Wildfire smoke health costs: a methods case study for a Southwestern US ‘mega-fire’
Benjamin Jones (),
Jennifer A. Thacher,
Janie Chermak and
Journal of Environmental Economics and Policy, 2016, vol. 5, issue 2, 181-199
Exposure to wildfire smoke can increase morbidity in urban areas. Economists are increasingly calling for such health impacts to be included in wildfire damage assessments. However, collecting original health outcome data is costly and time-consuming. Benefits transfer is a more accessible alternative that is often employed. Yet several methodological issues remain unexplored regarding transfers of economic values and air quality concentration-response functions. Ignoring these issues may lead to misinformed wildfire policy based on inexact estimates of smoke-induced health costs. This research provides a case study illustration of a new air quality benefit transfer tool, the US EPA benefits mapping and analysis program-community edition (BenMAP-CE), which is used to estimate smoke damages of a Southwestern US ‘mega-fire’ event and investigate methodological issues surrounding the analyst's choice between transferring results from ‘wildfire-specific’ and ‘urban air’ (unrelated to wildfire) studies.
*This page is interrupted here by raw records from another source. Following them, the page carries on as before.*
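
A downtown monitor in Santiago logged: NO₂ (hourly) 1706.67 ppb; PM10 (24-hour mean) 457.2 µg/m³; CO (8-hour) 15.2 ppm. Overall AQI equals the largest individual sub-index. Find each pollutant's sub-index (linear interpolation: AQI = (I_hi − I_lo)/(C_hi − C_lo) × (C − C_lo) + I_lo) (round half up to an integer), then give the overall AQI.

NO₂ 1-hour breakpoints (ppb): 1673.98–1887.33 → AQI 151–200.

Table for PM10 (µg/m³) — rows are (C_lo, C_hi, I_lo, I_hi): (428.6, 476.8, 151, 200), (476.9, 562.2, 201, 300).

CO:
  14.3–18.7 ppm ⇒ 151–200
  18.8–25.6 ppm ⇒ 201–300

180

NO₂ 1706.67: bracket 1673.98–1887.33 → index 151–200; slope 49/213.35, offset 32.69.
AQI = 151 + 49/213.35·32.69 ≈ 158.51 ⇒ 159.
PM10 457.2: bracket 428.6–476.8 → index 151–200; slope 49/48.2, offset 28.6.
AQI = 151 + 49/48.2·28.6 ≈ 180.07 ⇒ 180.
CO: 15.2 ∈ [14.3, 18.7] ↔ index [151, 200].
151 + (15.2−14.3)·(200−151)/(18.7−14.3) = 151 + 0.9·49/4.4 ≈ 161.02, so AQI = 161.
Sub-indices: NO₂→159, PM10→180, CO→161. Overall AQI = max = 180; dominant pollutant is PM10.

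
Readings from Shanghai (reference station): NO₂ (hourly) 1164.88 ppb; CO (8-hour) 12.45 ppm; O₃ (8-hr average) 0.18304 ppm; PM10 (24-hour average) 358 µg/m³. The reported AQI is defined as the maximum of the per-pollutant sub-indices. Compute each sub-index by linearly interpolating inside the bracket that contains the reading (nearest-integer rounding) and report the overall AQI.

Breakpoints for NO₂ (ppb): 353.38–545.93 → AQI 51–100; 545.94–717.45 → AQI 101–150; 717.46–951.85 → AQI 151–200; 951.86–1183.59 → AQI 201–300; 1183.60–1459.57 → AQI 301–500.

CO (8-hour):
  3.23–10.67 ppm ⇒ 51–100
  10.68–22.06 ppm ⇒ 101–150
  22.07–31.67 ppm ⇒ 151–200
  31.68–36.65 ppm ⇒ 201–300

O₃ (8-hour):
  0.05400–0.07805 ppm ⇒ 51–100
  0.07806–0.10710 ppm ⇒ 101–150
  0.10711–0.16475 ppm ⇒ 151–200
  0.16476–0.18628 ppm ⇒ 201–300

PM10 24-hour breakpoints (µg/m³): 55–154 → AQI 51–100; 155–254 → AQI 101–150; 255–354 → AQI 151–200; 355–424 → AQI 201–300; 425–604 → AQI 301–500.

292

NO₂ 1164.88: bracket 951.86–1183.59 → index 201–300; slope 99/231.73, offset 213.02.
AQI = 201 + 99/231.73·213.02 ≈ 292.01 ⇒ 292.
CO 12.45: bracket 10.68–22.06 → index 101–150; slope 49/11.38, offset 1.77.
AQI = 101 + 49/11.38·1.77 ≈ 108.62 ⇒ 109.
O₃: row 0.16476–0.18628 (AQI 201–300). (300−201)·(0.18304−0.16476)/(0.18628−0.16476) + 201 = 99·0.01828/0.02152 + 201 ≈ 285.09 → 285.
PM10: 358 lies in 355–424, so I_lo=201, I_hi=300, C_lo=355, C_hi=424.
(300−201)/(424−355) × (358−355) + 201 = 99/69 × 3 + 201 ≈ 205.30 → 205.
Sub-indices: NO₂→292, CO→109, O₃→285, PM10→205. Overall AQI = max = 292; dominant pollutant is NO₂.
AQI 292: Very Unhealthy.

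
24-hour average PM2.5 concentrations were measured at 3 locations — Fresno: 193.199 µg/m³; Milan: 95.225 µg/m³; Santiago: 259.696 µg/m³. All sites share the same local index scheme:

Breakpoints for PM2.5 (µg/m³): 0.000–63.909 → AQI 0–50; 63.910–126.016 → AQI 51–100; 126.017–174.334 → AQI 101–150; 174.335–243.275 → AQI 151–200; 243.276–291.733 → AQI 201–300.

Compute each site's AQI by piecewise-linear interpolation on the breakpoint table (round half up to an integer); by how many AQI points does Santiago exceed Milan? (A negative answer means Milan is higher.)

Fresno: 193.199 lies in 174.335–243.275, so I_lo=151, I_hi=200, C_lo=174.335, C_hi=243.275.
(200−151)/(243.275−174.335) × (193.199−174.335) + 151 = 49/68.940 × 18.864 + 151 ≈ 164.41 → 164.
Milan: 95.225 ∈ [63.910, 126.016] ↔ index [51, 100].
51 + (95.225−63.910)·(100−51)/(126.016−63.910) = 51 + 31.315·49/62.106 ≈ 75.71, so AQI = 76.
Santiago: 259.696 ∈ [243.276, 291.733] ↔ index [201, 300].
201 + (259.696−243.276)·(300−201)/(291.733−243.276) = 201 + 16.420·99/48.457 ≈ 234.55, so AQI = 235.
AQIs: Fresno=164, Milan=76, Santiago=235. Santiago (235) − Milan (76) = 159.

159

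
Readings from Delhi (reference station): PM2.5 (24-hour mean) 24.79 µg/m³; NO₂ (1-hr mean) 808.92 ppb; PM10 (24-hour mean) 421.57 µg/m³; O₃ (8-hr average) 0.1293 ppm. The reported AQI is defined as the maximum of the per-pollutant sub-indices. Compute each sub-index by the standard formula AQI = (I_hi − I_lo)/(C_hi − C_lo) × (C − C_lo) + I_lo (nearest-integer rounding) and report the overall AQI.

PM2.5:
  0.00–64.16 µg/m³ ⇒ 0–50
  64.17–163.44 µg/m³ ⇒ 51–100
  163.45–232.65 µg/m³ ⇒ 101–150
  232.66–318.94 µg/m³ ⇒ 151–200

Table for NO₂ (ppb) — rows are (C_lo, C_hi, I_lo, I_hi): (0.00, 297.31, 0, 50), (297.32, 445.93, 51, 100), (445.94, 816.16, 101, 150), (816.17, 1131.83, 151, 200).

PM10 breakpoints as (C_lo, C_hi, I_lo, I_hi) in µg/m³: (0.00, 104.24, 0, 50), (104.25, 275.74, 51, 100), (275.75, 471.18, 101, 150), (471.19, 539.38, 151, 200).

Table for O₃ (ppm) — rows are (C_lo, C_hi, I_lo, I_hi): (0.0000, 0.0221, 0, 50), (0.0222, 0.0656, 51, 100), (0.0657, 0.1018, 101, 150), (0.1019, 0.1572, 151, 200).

175

PM2.5: 24.79 ∈ [0.00, 64.16] ↔ index [0, 50].
0 + (24.79−0.00)·(50−0)/(64.16−0.00) = 0 + 24.79·50/64.16 ≈ 19.32, so AQI = 19.
NO₂: 808.92 lies in 445.94–816.16, so I_lo=101, I_hi=150, C_lo=445.94, C_hi=816.16.
(150−101)/(816.16−445.94) × (808.92−445.94) + 101 = 49/370.22 × 362.98 + 101 ≈ 149.04 → 149.
PM10: 421.57 lies in 275.75–471.18, so I_lo=101, I_hi=150, C_lo=275.75, C_hi=471.18.
(150−101)/(471.18−275.75) × (421.57−275.75) + 101 = 49/195.43 × 145.82 + 101 ≈ 137.56 → 138.
O₃: 0.1293 ∈ [0.1019, 0.1572] ↔ index [151, 200].
151 + (0.1293−0.1019)·(200−151)/(0.1572−0.1019) = 151 + 0.0274·49/0.0553 ≈ 175.28, so AQI = 175.
Sub-indices: PM2.5→19, NO₂→149, PM10→138, O₃→175. Overall AQI = max = 175; dominant pollutant is O₃.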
Results indicate that the economic costs of wildfire smoke are substantial. Additionally, transfer of wildfire-specific study results produces substantially higher morbidity estimates and costs compared to use of results from urban air studies. These findings demonstrate (1) that BenMAP-CE can be applied to wildfire events and (2) the importance of transferred study appropriateness when conducting a smoke damage assessment using benefits transfer.